The following is a collection of topics I want to mention, but are too short to justify an own article. Hopefully I can examine the one or other topic more in depth.
Morrow’s 20 Years
In the movie “The Search for Spock” the crew of the Enterprise is debriefed by Admiral Morrow, Commander Starfleet. During the debriefing Morrow mentiones one odd figure: He claims that the Enterprise is just 20 years old.
According to the now current interpretation of the timeline, the movie is set in the year 2285 and if the Enterprise is indeed twenty years old it would mean it was built in 2265. Other timelines published earlier suggest a date around 2282, but even that conflicts with the following: If built that late there would be no ship to have the events of “The Cage” taking place on.
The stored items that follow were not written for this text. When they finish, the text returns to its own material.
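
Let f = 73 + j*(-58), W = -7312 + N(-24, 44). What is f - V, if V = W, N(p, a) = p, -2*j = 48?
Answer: 8801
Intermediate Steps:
j = -24 (j = -½*48 = -24)
W = -7336 (W = -7312 - 24 = -7336)
f = 1465 (f = 73 - 24*(-58) = 73 + 1392 = 1465)
V = -7336
f - V = 1465 - 1*(-7336) = 1465 + 7336 = 8801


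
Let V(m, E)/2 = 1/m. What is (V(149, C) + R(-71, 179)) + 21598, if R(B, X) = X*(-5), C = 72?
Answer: 3084749/149 ≈ 20703.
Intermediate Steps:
R(B, X) = -5*X
V(m, E) = 2/m
(V(149, C) + R(-71, 179)) + 21598 = (2/149 - 5*179) + 21598 = (2*(1/149) - 895) + 21598 = (2/149 - 895) + 21598 = -133353/149 + 21598 = 3084749/149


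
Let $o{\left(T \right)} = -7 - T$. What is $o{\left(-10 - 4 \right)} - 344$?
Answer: $-337$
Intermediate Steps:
$o{\left(-10 - 4 \right)} - 344 = \left(-7 - \left(-10 - 4\right)\right) - 344 = \left(-7 - -14\right) - 344 = \left(-7 + 14\right) - 344 = 7 - 344 = -337$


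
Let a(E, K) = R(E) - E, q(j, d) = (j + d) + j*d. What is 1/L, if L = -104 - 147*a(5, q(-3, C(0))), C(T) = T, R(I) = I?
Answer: -1/104 ≈ -0.0096154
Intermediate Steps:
q(j, d) = d + j + d*j (q(j, d) = (d + j) + d*j = d + j + d*j)
a(E, K) = 0 (a(E, K) = E - E = 0)
L = -104 (L = -104 - 147*0 = -104 + 0 = -104)
1/L = 1/(-104) = -1/104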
The very first pilot show with Captain Pike in command, was to play 13 years before the later series, hence it is dated 2254. The authors of The Star Trek Chronology even went further and calculated the launch of the Enterprise back to 2245 in order to include the proposed first Captain of the ship, Robert April.
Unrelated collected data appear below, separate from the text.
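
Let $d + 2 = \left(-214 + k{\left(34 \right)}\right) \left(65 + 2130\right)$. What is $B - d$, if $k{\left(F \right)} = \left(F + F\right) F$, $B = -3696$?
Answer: $-4608804$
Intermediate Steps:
$k{\left(F \right)} = 2 F^{2}$ ($k{\left(F \right)} = 2 F F = 2 F^{2}$)
$d = 4605108$ ($d = -2 + \left(-214 + 2 \cdot 34^{2}\right) \left(65 + 2130\right) = -2 + \left(-214 + 2 \cdot 1156\right) 2195 = -2 + \left(-214 + 2312\right) 2195 = -2 + 2098 \cdot 2195 = -2 + 4605110 = 4605108$)
$B - d = -3696 - 4605108 = -4608804$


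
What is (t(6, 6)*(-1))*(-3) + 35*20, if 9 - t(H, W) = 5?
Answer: 712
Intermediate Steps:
t(H, W) = 4 (t(H, W) = 9 - 1*5 = 9 - 5 = 4)
(t(6, 6)*(-1))*(-3) + 35*20 = (4*(-1))*(-3) + 35*20 = -4*(-3) + 700 = 12 + 700 = 712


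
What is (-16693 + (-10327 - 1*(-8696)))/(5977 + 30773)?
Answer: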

While others have tried to explain the figure in connecting it with the refit of the Enterprise after the five-year mission and so place the events of Star Trek II and III 20 years after Star Trek: The Motion Picture1 I have quite another explanation:
If one looks beyond the events of the in-universe you instantly understand the figure: Star Trek III was shown in 1984 in the cinemas and the original series first aired in 1966, some rounded 20 years. And in my eyes this is the very key to the scene; Morrow directly speaks to Kirk about the 20 years, because Kirk would know that he assumed command two decades before and when he did so the Enterprise was already an aged vessel.
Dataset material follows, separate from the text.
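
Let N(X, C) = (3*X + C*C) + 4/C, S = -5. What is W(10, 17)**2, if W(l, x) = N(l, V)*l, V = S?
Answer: 293764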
Crew of the Traitor’s Claw
The following is actually more a display error or discontinuity that was introduced by Filmation for the TAS episode “The Slaver Weapon”, but worth to include here:
The picture below shows four Kzinti outside the Traitor’s Claw, but shows a fifth Kzinti inside the ship. In the original novel by Larry Niven, only two Kzinti (Chuft-Captain and Slaverstudent) left the ship, Telepath was in stasis (he was wounded by the rocket setting), and Flyer stayed on board to guard the prisoners Anne and Jason (in Niven’s original story, Nessus was not aboard).